Borkum Riff. About once a year, I'll catch the distinctive smell of whiskey-soaked pipe tobacco, and for a moment I turn to look for my dad. When I do, I look up, because I'm six years old: my dad hasn't smoked since the 1970's. But that smell, of tobacco and sweet cream, was such a constant part of my childhood that it's burnt into my memory so deeply it would take a pipe cleaner to remove it from my hippocampus.
Whenever this happens I don't really know how to feel. On the one hand, it's a smell that never fails to transport me to my youth. On the other, my dad quit smoking after I had a long outburst telling him with all the earnestness of a child that I hated the fact that he smoked and that it gave me headaches and that I was sure it was going to kill him and I wouldn't have a father.

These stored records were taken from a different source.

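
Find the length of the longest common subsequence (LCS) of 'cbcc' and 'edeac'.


DP table for LCS of 'cbcc' and 'edeac':
       e  d  e  a  c
    0  0  0  0  0  0
  c 0  0  0  0  0  1
  b 0  0  0  0  0  1
  c 0  0  0  0  0  1
  c 0  0  0  0  0  1
LCS: 'c'
LCS length = 1

1


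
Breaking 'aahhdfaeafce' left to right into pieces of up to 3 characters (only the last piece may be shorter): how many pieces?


'aahhdfaeafce' has 12 characters.
Chunking with max size 3:
  Chunk 1: 'aah' (positions 0-2)
  Chunk 2: 'hdf' (positions 3-5)
  Chunk 3: 'aea' (positions 6-8)
  Chunk 4: 'fce' (positions 9-11)
Total chunks: ceil(12 / 3) = 4

4


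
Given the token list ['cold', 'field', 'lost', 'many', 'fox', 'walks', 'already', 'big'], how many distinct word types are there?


Listing all tokens and tracking unique types:
  Token 1: 'cold' -> NEW (unique so far: 1)
  Token 2: 'field' -> NEW (unique so far: 2)
  Token 3: 'lost' -> NEW (unique so far: 3)
  Token 4: 'many' -> NEW (unique so far: 4)
  Token 5: 'fox' -> NEW (unique so far: 5)
  Token 6: 'walks' -> NEW (unique so far: 6)
  Token 7: 'already' -> NEW (unique so far: 7)
  Token 8: 'big' -> NEW (unique so far: 8)
Unique types: ('already', 'big', 'cold', 'field', 'fox', 'lost', 'many', 'walks')
Vocabulary size: 8

8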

I remember that I couldn't stop shivering for hours from the emotional surge. I am, of course, very glad that my father did stop smoking, as he's still with us today.

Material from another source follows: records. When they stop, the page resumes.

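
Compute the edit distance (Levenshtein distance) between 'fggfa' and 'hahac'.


Building DP table for s1='fggfa' (len 5) and s2='hahac' (len 5):
       h  a  h  a  c
    0  1  2  3  4  5
  f 1  1  2  3  4  5
  g 2  2  2  3  4  5
  g 3  3  3  3  4  5
  f 4  4  4  4  4  5
  a 5  5  4  5  4  5
Edit distance = dp[5][5] = 5

5


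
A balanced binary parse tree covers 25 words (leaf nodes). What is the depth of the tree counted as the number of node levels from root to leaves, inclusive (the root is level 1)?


In a balanced binary tree with n leaves the deepest leaf is ceil(log2(n)) edges below the root,
so counting node levels inclusive of root and leaves gives ceil(log2(n)) + 1 levels.
log2(25) = 4.6439
ceil(4.6439) = 5
levels = 5 + 1 = 6

6


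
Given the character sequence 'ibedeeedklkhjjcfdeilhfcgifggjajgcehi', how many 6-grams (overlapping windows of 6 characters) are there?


String 'ibedeeedklkhjjcfdeilhfcgifggjajgcehi' has length L = 36.
Number of overlapping n-grams = L - n + 1
Substituting: 36 - 6 + 1 = 31

31


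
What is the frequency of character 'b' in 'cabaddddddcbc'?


Scanning 'cabaddddddcbc' for 'b':
  Position 2: 'b' -> MATCH (count: 1)
  Position 11: 'b' -> MATCH (count: 2)
Total occurrences of 'b': 2

2


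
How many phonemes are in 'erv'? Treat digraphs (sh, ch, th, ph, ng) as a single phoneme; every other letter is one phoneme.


Parsing 'erv' greedily, digraphs first:
  'e' -> vowel phoneme (phonemes so far: 1)
  'r' -> consonant phoneme (phonemes so far: 2)
  'v' -> consonant phoneme (phonemes so far: 3)
Total phonemes: 3

3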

And yet. My father owned several pipes and they were all beautiful. He had curved rose-colored pipes made of burls (cherrywood? walnut?) that looked wise and mysterious, he had sharp-angled black pipes that looked like they belonged to Mr. Fantastic. He even had a corn-cob pipe that was hokey and wonderful. He had pipe tools for tamping and scraping and cleaning and a carousel that he kept his pipe in. And he had tins of tobacco with pictures of three-masted ships and peculiar European men and maps of the world on them. And when he read the Hobbit to my brother Robert and me and he got to the part about Gandalf and Thorin blowing magical smoke rings I knew exactly how that must have looked.
My ambivalence about pipes can be summed up nicely by Curious George. In the original H.A. Rey book from 1941, the monkey George is unceremoniously removed from the jungle by the Man in the Yellow Hat for sale to a zoo; Upon arrival in America, he spends what is supposed to be his last night of freedom in the Man's home, where we are told After a good meal and a good pipe, George was tired."
When my kids were little, they constantly watched a VHS recording of the 1982 stop-motion version of Curious George, which faithfully stuck to the text of Rey's book and did in fact show George enjoying his pipe; however, immediately after George takes a couple of puffs the film shows George becoming ill and the Man in the Yellow Hat guiltily putting the pipe away—presumably shamed into quitting himself. And this part always made me very, very angry. Why? Why the need to editorialize? Children already know that George is doing something wrong, something forbidden. That's what makes it fun. And Dad, I'm glad you stopped smoking. But I hope you can still find something wrong to do now and then.